Combining her phonetic knowledge and her sight words she will confidently move into reading phrases, sentences and books that really address phonetic learning such as the Bob series. From here we move onto learning more phonetic based sounds that contain two or more letters such as sk and tw. She will have the phonetic skills and add these before moving onto phonograms.
Now that this child has built words with the Movable Alphabet by sounding out various c-v-c objects (pan, bug, box etc…) she is able to read words and match them to the photos. This is slightly more abstract as she is now given pictures (instead of concrete objects) and words (instead of the individual letters). We will continue this way through various words and then will introduce the basic sight words. She will then begin reading phrases containing c-v-c words.
Another way to practice writing letters besides the sand tray (see previous post) is writing on a chalkboard. Funny how this may be one of the few times a child of this age will actually have this experience!
The child first traces the sandpaper letter with their finger which is the same way the sand tray work is done. They pick up the chalk and write the letter on the chalkboard.
So many of our children are beginning to write. We write in the sand tray, with the chalkboard, on paper and sometimes they will paint letters at the easel. Of course, we have our metal insets which is a great place to begin writing practice! It is so important to provide the environment which will enhance the child’s development of a certain skill at a specific time. So, the sensitive period for writing has begun, I see some holiday gift opportunities! (Fun pads of paper, colored pencils, crayons, markers, colored pens etc…) This is something that is never forced, the child should come to it themselves.

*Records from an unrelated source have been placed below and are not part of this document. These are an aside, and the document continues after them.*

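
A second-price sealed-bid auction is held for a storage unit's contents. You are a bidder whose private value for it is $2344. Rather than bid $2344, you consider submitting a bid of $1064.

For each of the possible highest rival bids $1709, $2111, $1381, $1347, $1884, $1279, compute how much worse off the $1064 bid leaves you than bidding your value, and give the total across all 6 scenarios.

$4353

The deviation costs you only when the competing bid falls strictly between $1064 and $2344; elsewhere both bids give the same outcome.
$1709: truthful payoff $635, deviation payoff $0 → loss $635.
$2111: truthful payoff $233, deviation payoff $0 → loss $233.
$1381: truthful payoff $963, deviation payoff $0 → loss $963.
$1347: truthful payoff $997, deviation payoff $0 → loss $997.
$1884: truthful payoff $460, deviation payoff $0 → loss $460.
$1279: truthful payoff $1065, deviation payoff $0 → loss $1065.
Total loss = $635 + $233 + $963 + $997 + $460 + $1065 = $4353.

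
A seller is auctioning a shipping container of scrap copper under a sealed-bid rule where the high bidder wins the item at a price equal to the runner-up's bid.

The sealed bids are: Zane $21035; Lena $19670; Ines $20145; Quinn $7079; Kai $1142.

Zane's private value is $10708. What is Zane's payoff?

Highest bid: Zane at $21035, so Zane wins.
Second-highest bid: Ines at $20145 — that is the price the winner pays.
Zane's payoff = value − price = $10708 − $20145 = −$9437.

−$9437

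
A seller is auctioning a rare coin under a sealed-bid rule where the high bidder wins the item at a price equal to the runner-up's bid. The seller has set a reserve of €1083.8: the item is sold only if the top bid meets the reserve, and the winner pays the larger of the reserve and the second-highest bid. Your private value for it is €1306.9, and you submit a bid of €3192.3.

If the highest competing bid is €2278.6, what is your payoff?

Your bid €3192.3 is the highest and exceeds the reserve.
Price = max(second-highest bid, reserve) = max(€2278.6, €1083.8) = €2278.6.
Payoff = €1306.9 − €2278.6 = −€971.7.

−€971.7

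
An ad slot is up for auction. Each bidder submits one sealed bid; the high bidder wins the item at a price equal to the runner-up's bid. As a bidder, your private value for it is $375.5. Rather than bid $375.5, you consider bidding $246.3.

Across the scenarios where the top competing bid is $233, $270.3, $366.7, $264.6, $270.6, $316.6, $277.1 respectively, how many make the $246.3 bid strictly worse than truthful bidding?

6

The deviation hurts exactly when the highest competing bid lies strictly between $246.3 and $375.5 — underbidding then forfeits a profitable win.
$233: below both → same outcome either way.
$270.3: inside the interval → strictly worse (loss $105.2).
$366.7: inside the interval → strictly worse (loss $8.8).
$264.6: inside the interval → strictly worse (loss $110.9).
$270.6: inside the interval → strictly worse (loss $104.9).
$316.6: inside the interval → strictly worse (loss $58.9).
$277.1: inside the interval → strictly worse (loss $98.4).
Count: 6.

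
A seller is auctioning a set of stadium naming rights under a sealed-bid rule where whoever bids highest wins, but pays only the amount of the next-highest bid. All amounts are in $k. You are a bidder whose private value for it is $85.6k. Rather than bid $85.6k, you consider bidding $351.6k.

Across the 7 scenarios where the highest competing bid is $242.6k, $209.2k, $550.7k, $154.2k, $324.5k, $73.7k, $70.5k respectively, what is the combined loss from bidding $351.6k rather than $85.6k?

The deviation costs you only when the competing bid falls strictly between $85.6k and $351.6k; elsewhere both bids give the same outcome.
$242.6k: truthful payoff $0k, deviation payoff −$157k → loss $157k.
$209.2k: truthful payoff $0k, deviation payoff −$123.6k → loss $123.6k.
$550.7k: outcomes coincide → loss $0k.
$154.2k: truthful payoff $0k, deviation payoff −$68.6k → loss $68.6k.
$324.5k: truthful payoff $0k, deviation payoff −$238.9k → loss $238.9k.
$73.7k: outcomes coincide → loss $0k.
$70.5k: outcomes coincide → loss $0k.
Total loss = $157k + $123.6k + $68.6k + $238.9k = $588.1k.
Truthful bidding weakly dominates here: raising your bid can only win items priced above your value, and lowering it can only forfeit items priced below.

$588.1k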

The children are very interested in the sand tray in the school. We have two sand trays which allow the child to trace various numerals and letters. Once given a lesson on the name of the number or the sound of the letter, they trace the sandpaper to feel the shape and then trace it in the sand. This gives the child the opportunity to practice writing letters/numbers before writing them on paper. We have heard various shouts of joy when a child writes a “three!” or a “zero!” in the sand tray! They are excited to be able to produce what is on the card themselves.
This activity prepares the hand for writing, gives a stereognostic impression of the letter or numeral and gives the child the satisfaction of doing it themselves.
All Montessori schools have different ways of teaching children how to read. This was one area that has been developed over time as Dr. Montessori herself was Italian and the language is primarily phonetic. English has some phonetic components but of course has many influences. Many Montessori schools begin in a similar way, with the metal insets (preparing the hand for writing- Dr. Montessori felt writing often came before reading) and the sandpaper letters. We also use other phonemic awareness activities to make sure the child understands the sounds of some letter before beginning to work with the Moveable Alphabet (another Montessori material). In our school, we follow a specific sequence to ensure there are no “holes” in the child’s knowledge. As my trainer in England used to say, “a scarf is a scarf but would you rather have one with lots of holes or no holes!” We prefer no holes. One of our children has moved on to the beginning of their reading sequence with our specially prepared materials. Here she is using a box with small 3 letter phonetic objects (c-v-c) and “building” words with the Moveable Alphabet. She would sound out the word and place the letters next to the objects. (All of the words in this box have the short /a/ vowel. I am a speech pathologist as well and have noticed some vowel confusion in the past so I prepared these materials with 5 boxes, one for each short vowel.)
After building all six words, this child then wrote them down on a piece of paper, she was very proud! We will move on to the other boxes with the other vowels and then continue on.